What size is the main electrical entrance? A lot of older houses only have a 100 or 150 amp entrance. Even with individual circuits, two driers running at the same time WITH other normal household loads ... especially a stove and electric hot water heater (which would kick in due to the water usage)... could not only trip the main breaker, but stress the connections at the meter box. Even if a house is wired copper, it often can have aluminum coming in at the meter.

When you start a big project, you really need to examine ALL possible problems. Scale of 1 to 10 on this? Physical work and connections 3. Knowing what will happen 7. Knowing how many cats fit in a drier... only Oggie has that much knowledge.


----------



## Sawmill Jim (Dec 5, 2008)

Nimrod not maybe correct Older dryers were hooked up using 10-2 wg not 10-3 wg 

Harry you are right if main box is 100 amp you could be in trouble one house i had if the dryer and stove was on you better turn everything else off :awh:

You can use duplex breakers 

30 amp double pole means it is two 30 amp breakers penned together side by side 10-3wg Most times is a sheathed cable one brand name is (Romex )it is four #10 wires usually solid wire (AWG =Amearican Wire Gauge ) Some cable has a red black white and a bare . In this case Red and Black go to breaker white to neutral bar and bare on ground bar . If using a for wire plug the dark copper colored screws will be the red and black whit will go on the silver and bare will go on the green . One dryer will most time pull 17.5 true amps after start up the water heater about the same .
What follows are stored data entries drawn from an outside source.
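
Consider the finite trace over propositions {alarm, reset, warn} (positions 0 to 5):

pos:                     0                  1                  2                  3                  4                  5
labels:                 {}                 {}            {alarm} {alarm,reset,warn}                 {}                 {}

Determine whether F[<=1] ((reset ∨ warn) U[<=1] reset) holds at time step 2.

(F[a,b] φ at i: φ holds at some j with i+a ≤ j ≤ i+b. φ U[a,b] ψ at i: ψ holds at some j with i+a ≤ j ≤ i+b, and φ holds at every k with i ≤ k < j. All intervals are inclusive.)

Check ((reset ∨ warn) U[<=1] reset) at each j in [2,3]:
  j=2: fails
  j=3: holds
Found at j=3 → formula holds.

True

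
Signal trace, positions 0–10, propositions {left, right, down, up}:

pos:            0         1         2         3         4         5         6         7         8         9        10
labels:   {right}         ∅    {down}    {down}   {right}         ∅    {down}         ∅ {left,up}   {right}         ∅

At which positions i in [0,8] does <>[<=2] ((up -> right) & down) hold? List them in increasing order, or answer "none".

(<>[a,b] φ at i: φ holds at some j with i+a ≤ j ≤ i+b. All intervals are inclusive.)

Evaluate at each i in [0,8]:
  i=0: ✓ (witness j=2)
  i=1: ✓ (witness j=2)
  i=2: ✓ (witness j=2)
  i=3: ✓ (witness j=3)
  i=4: ✓ (witness j=6)
  i=5: ✓ (witness j=6)
  i=6: ✓ (witness j=6)
  i=7: ✗ (none in [7,9])
  i=8: ✗ (none in [8,10])

0, 1, 2, 3, 4, 5, 6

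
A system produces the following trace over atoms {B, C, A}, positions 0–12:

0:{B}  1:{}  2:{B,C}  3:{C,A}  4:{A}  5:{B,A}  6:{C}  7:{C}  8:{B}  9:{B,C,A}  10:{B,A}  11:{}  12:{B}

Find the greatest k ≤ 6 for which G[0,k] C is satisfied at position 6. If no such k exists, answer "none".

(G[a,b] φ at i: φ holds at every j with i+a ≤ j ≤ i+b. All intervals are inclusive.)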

I do have a amp meter . My girl use to be my helper i sold all this stuff at one time and her and i installed it of a night . She is in Ok now i miss her . Sorry WG means with ground


----------



## sewsilly (May 16, 2004)

I didnt' need a second dryer, since I hang everything on the line and seldom use the ONE dryer, but the second washer was/is/forever shall be a blessing! 
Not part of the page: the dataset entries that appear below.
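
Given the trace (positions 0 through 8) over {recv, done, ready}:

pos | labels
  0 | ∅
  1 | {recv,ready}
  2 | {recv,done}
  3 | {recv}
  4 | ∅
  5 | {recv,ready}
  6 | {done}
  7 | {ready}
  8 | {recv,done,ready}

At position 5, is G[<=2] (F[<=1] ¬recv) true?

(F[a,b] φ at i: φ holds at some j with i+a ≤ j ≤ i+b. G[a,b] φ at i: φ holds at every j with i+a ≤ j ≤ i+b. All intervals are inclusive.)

Yes

Check F[<=1] ¬recv at every j in [5,7]:
  j=5: holds (witness at 6)
  j=6: holds (witness at 6)
  j=7: holds (witness at 7)
All positions satisfy it → formula holds.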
Whatever you have to do to get it, you'll be glad!

dawn


----------



## Guest (Sep 23, 2011)

Sawmill,

You are correct that older dryers don't need the white neutral wire because they have no items that use 110 volt. The new dryer I hooked up a few weeks ago has a light inside and I think the timer uses 110 volt also. Anyway, it needs a 3 wire plus a ground wire. The plug on the dryer may tell you that you need a neuteral wire if there are 3, equal size, prongs on it.


----------



## Sawmill Jim (Dec 5, 2008)

Nimrod said:


> Sawmill,
> 
> You are correct that older dryers don't need the white neutral wire because they have no items that use 110 volt. The new dryer I hooked up a few weeks ago has a light inside and I think the timer uses 110 volt also. Anyway, it needs a 3 wire plus a ground wire. The plug on the dryer may tell you that you need a neuteral wire if there are 3, equal size, prongs on it.


Awh it is the new code all four wire on new construction even some of the old ones really needed 4 wires the 110v items run off the bare working as a neutral whitch in effect left the case of the machine un grounded and could get a tingle now and then :run:

Now should you ever need 3 phase i can walk you threw a great converter that is home built provided your house is on it's own transformer or not according to what you want to run .:teehee:


----------